そのわかりやすい例が呉善花氏の発言だろう。呉氏は済州島出身ながら、日本に留学後、親日派として韓国批判を展開するようになった女性論客。その後、韓国から入国拒否にあうなどして、韓国批判をますますエスカレートさせている。
その呉氏は先の発言に続き「日本人は誰も見ていないからちょっと誤魔化してやろうという根性はとても醜いものだ。みっともないものだといいます。(中略)しかし、韓国には、人を騙すのは普通にあることで、騙されたほうが悪いとすらいいます」と日本との比較で韓国をけちょんけちょんにけなしている。
でも、たとえば、こういう正直さについて語られる時も、日本と南米と比べるような場合は逆に「日本人は南米に比べてマリーシア(ずる賢さ)が足りない」などといわれたりするのだ。それがなぜ、韓国の場合は日本に比べて劣っているという比較のされ方しかしないのだろう。
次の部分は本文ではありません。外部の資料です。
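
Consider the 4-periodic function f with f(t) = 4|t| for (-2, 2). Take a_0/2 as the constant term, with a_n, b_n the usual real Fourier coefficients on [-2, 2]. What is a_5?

-32/(25*pi**2)

a_5 = 1/2 ∫_{-2}^{2} f(t) cos(5*pi*t/2) dt.
f is even and cos(5*pi*t/2) is even, so the integrand is even and a_5 = ∫_0^{2} f(t) cos(5*pi*t/2) dt.
Integrating by parts (boundary term plus one more integral), an antiderivative of (4*t) cos(5*pi*t/2) is 8*t*sin(5*pi*t/2)/(5*pi) + 16*cos(5*pi*t/2)/(25*pi**2); evaluating from 0 to 2: ∫_{0}^{2} (4*t) cos(5*pi*t/2) dt = (-16/(25*pi**2)) - (16/(25*pi**2)) = -32/(25*pi**2).
Hence a_5 = -32/(25*pi**2).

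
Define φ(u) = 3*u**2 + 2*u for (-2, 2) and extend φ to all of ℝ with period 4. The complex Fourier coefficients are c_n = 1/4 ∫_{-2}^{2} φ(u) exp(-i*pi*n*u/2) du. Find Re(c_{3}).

Since φ is real-valued, Re(c_{3}) = 1/4 ∫_{-2}^{2} φ(u) cos(3*pi*u/2) du = a_{3}/2.
Integrating by parts twice (tabular method), an antiderivative of (3*u**2 + 2*u) cos(3*pi*u/2) is 2*u**2*sin(3*pi*u/2)/pi + 4*u*sin(3*pi*u/2)/(3*pi) + 8*u*cos(3*pi*u/2)/(3*pi**2) - 16*sin(3*pi*u/2)/(9*pi**3) + 8*cos(3*pi*u/2)/(9*pi**2); evaluating from -2 to 2: ∫_{-2}^{2} (3*u**2 + 2*u) cos(3*pi*u/2) du = (-56/(9*pi**2)) - (40/(9*pi**2)) = -32/(3*pi**2).
Hence Re(c_{3}) = (1/4)·(-32/(3*pi**2)) = -8/(3*pi**2).

-8/(3*pi**2)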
ていうか、そもそも国民性ってこんなに単純なものなのか。もし、彼女のいうことが正しければ、日本には政治家の汚職も企業の不祥事隠しも詐欺もほとんどないということになる。
もっとも、こうした日本“ユートピア”論は恵まれた環境に生まれ育った保守層にとっては、たまらなくうれしいものだろう。呉氏はある意味、保守オヤジたちのツボをおさえているといっていいかもしれない。
★第7位 倉山満「大震災で家を焼かれたときに敵国のスパイの手先が暴れ回るとして、冷静になれと言うほうがおかしい」
『嘘だらけの日韓近現代史』(扶桑社新書/2013年)
■関東大震災の朝鮮人大虐殺も「ソ連の手先」と正当化!■
日本近代史に詳しいとされ保守系ネット動画でおなじみの憲政史研究者の倉山氏。この『嘘だらけの日韓近現代史』は『日米』『日中』に続くシリーズで、この本もベストセラーにランクインし、8万部超になった。
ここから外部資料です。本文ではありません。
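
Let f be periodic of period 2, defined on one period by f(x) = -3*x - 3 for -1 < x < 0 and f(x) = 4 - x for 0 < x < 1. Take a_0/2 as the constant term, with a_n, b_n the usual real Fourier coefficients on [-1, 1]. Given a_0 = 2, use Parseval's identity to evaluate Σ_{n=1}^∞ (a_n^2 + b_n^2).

40/3

Parseval: a_0^2/2 + Σ_{n≥1} (a_n^2+b_n^2) = ∫_{-1}^{1} f(x)^2 dx = 46/3.
Subtract a_0^2/2 = 2: Σ (a_n^2+b_n^2) = 40/3.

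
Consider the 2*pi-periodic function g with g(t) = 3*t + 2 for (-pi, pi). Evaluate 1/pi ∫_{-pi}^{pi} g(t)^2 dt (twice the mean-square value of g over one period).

1/pi ∫_{-pi}^{pi} g(t)^2 dt = 1/pi · (8*pi + 6*pi**3) = 8 + 6*pi**2.

8 + 6*pi**2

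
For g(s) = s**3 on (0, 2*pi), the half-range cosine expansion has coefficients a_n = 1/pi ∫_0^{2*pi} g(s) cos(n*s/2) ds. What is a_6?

4*pi/3

a_6 = 1/pi ∫_0^{2*pi} (s**3) cos(3*s) ds.
Integrating by parts three times (tabular method), an antiderivative of (s**3) cos(3*s) is s**3*sin(3*s)/3 + s**2*cos(3*s)/3 - 2*s*sin(3*s)/9 - 2*cos(3*s)/27; evaluating from 0 to 2*pi: ∫_{0}^{2*pi} (s**3) cos(3*s) ds = (-2/27 + 4*pi**2/3) - (-2/27) = 4*pi**2/3.
Hence a_6 = (1/pi)·(4*pi**2/3) = 4*pi/3.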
歴史上の通説の“嘘”を鋭く指摘する舌鋒にわが意を得たりと膝をうつ保守系読者も多いようだが、今回は、関東大震災時の『朝鮮人大虐殺』にも果敢に切り込んでいる。通説では、震災後、時の警視庁官房主事(後に読売新聞社主となる)正力松太郎が各新聞の記者に、「井戸に毒を」というデマを流布したことがきっかけ。これを鵜呑みにした「不逞鮮人」報道が大きく広がり、「朝鮮人大虐殺」につながったとされている。
しかし、最近の嫌韓ブームに乗ってか、どうも保守派の間では別のストーリーが主流になりつつあるようだ。“当時、「不逞鮮人」の大規模な暴動があったのは間違いなく、暴動を鎮圧する動きが虐殺にエスカレートしたのではないか”といったストーリーだ。つまり、「日本人だけが悪いわけではない」という立場だ。
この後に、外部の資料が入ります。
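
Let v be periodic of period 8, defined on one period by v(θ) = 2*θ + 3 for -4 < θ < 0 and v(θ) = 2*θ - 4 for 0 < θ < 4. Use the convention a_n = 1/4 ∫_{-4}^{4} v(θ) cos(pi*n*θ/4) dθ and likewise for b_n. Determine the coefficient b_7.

b_7 = 1/4 ∫_{-4}^{4} v(θ) sin(7*pi*θ/4) dθ.
Split the integral at the breakpoints.
Integrating by parts (boundary term plus one more integral), an antiderivative of (2*θ + 3) sin(7*pi*θ/4) is -8*θ*cos(7*pi*θ/4)/(7*pi) + 32*sin(7*pi*θ/4)/(49*pi**2) - 12*cos(7*pi*θ/4)/(7*pi); evaluating from -4 to 0: ∫_{-4}^{0} (2*θ + 3) sin(7*pi*θ/4) dθ = (-12/(7*pi)) - (-20/(7*pi)) = 8/(7*pi).
Integrating by parts (boundary term plus one more integral), an antiderivative of (2*θ - 4) sin(7*pi*θ/4) is -8*θ*cos(7*pi*θ/4)/(7*pi) + 32*sin(7*pi*θ/4)/(49*pi**2) + 16*cos(7*pi*θ/4)/(7*pi); evaluating from 0 to 4: ∫_{0}^{4} (2*θ - 4) sin(7*pi*θ/4) dθ = (16/(7*pi)) - (16/(7*pi)) = 0.
Summing the pieces and multiplying by (1/4) gives b_7 = 2/(7*pi).

2/(7*pi)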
この新説にさらに拍車をかけるのが、倉山氏の「コミンテルンに指嗾された『不逞鮮人』」説だ。なんでも、共産主義の国際団体であるコミンテルンが日本に共産主義革命を起こすべく、大震災に乗じて、「不逞鮮人」たちに暴動を起こすように働きかけた。日本人がその勢力と果敢に戦った結果が「朝鮮人大虐殺」だったというのだ。
もしかしたら倉山氏は「コミンテルン」陰謀論者なのだろうか!? そういえば、『嘘だらけの日米近現代史』でも日米開戦のきっかけは「ソ連は世界中にスパイを放ち、特に日本の近衛内閣とアメリカのF・ルーズベルト政権の中枢を固め、日米両国を戦争に向かわせて共倒れに持ち込んだ」などとすべてはコミンテルンのせいとばかりの「コミンテルン」陰謀論を展開していた。
倉山氏の本はジャーナリズムというより、パラレルワールドのファンタジーとして読んだ方がいいのかもしれない。